Class AbstractWiktionaryExtractor

    • Method Detail

      • getWiktionaryPageName

        protected String getWiktionaryPageName()
      • setWiktionaryPageName

        protected void setWiktionaryPageName​(String wiktionaryPageName)
      • removeXMLComments

        public static String removeXMLComments​(String s)
      • filterOutPage

        public boolean filterOutPage​(String pagename)
        Parameters:
        pagename - the name of the page
        Returns:
        returns true iff the pagename should be ignored during extraction.
      • extractData

        public abstract void extractData()
      • extractDefinitions

        protected void extractDefinitions​(int startOffset,
                                          int endOffset)
      • extractDefinition

        public void extractDefinition​(Matcher definitionMatcher)
      • extractDefinition

        public void extractDefinition​(String definition,
                                      int defLevel)
      • cleanUpMarkup

        public static String cleanUpMarkup​(String group)
      • extractExample

        public void extractExample​(Matcher definitionMatcher)
      • validateAndStandardizeLanguageCode

        protected String validateAndStandardizeLanguageCode​(String language)
        Standardize a wiktionary language code into a "valid" language code. As language editions use codes that may differ from ISO-639-3. Sometimes these codes are referring to languages that are not represented in the iso standard and there are some that may lead to invalid turtle dumps (either because IRI become malformed, but also because the language tag of string values is invalid.

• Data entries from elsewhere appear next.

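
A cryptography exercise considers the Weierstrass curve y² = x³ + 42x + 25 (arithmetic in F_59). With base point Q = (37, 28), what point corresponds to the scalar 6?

Double-and-add on 6 = (110)₂. Start with Q = (37, 28) for the leading 1-bit.
double: tangent at (37, 28): λ = (3·37² + 42)/(2·28) ≡ 19/56. 56⁻¹ ≡ 39 (mod 59) since 56·39 = 2184 ≡ 1, so λ ≡ 19·39 ≡ 33.
  x = λ² - 37 - 37 = 1089 - 74 ≡ 12; y = λ·(37 - 12) - 28 ≡ 30. → (12, 30)
add Q: (12, 30) + (37, 28). λ = (28 - 30)/(37 - 12) ≡ 57/25 mod 59. 25⁻¹ ≡ 26 (mod 59) since 25·26 = 650 ≡ 1, so λ ≡ 7.
  x = λ² - 12 - 37 = 49 - 49 ≡ 0; y = λ·(12 - 0) - 30 ≡ 54. → (0, 54)
double: tangent at (0, 54): λ = (3·0² + 42)/(2·54) ≡ 42/49. 49⁻¹ ≡ 53 (mod 59), so λ ≡ 42·53 ≡ 43.
  x = λ² - 0 - 0 = 1849 - 0 ≡ 20; y = λ·(0 - 20) - 54 ≡ 30. → (20, 30)

(20, 30)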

        In this common implementation, we only consider ISO language codes.

        Language extractor may refine this method or just add new language to the NON_STANDARD_LANGUAGE_MAPPINGS map.

        Parameters:
        language - the language code to be checked
        Returns:
        the String representing the standardized representation for the language (usable as a language tag in RDF) or null if language is invalid
      • extractExample

        public void extractExample​(String example)
      • cleanUpMarkup

        public static String cleanUpMarkup​(String str,
                                           boolean humanReadable)
        cleans up the wiktionary markup from a string in the following manner:
        str is the string to be cleaned up. the result depends on the value of humanReadable. Wiktionary macros are always discarded. xml/xhtml comments are always discarded. Wiktionary links are modified depending on the value of humanReadable. e.g. str = "{{a Macro}} will be [[discard]]ed and [[feed|fed]] to the [[void]]." if humanReadable is true, it will produce: "will be discarded and fed to the void." if humanReadable is false, it will produce: "will be #{discard|discarded}# and #{feed|fed}# to the #{void|void}#."
        Parameters:
        str - is the String to be cleaned up
        humanReadable - a boolean
        Returns:
        a String
      • convertToHumanReadableForm

        public static String convertToHumanReadableForm​(String def)
      • getHumanReadableForm

        public static String getHumanReadableForm​(String id)
      • extractOrthoAlt

        protected void extractOrthoAlt​(int startOffset,
                                       int endOffset)
      • computeRegionEnd

        protected int computeRegionEnd​(int blockStart,
                                       Matcher m)
      • extractNyms

        protected void extractNyms​(String synRelation,
                                   int startOffset,
                                   int endOffset)
      • stripParentheses

        public static String stripParentheses​(String s)
      • postProcessModel

        public void postProcessModel​(org.apache.jena.rdf.model.Model enhancementModel,
                                     org.apache.jena.rdf.model.Model sourceModel,
                                     String dumpFileVersion)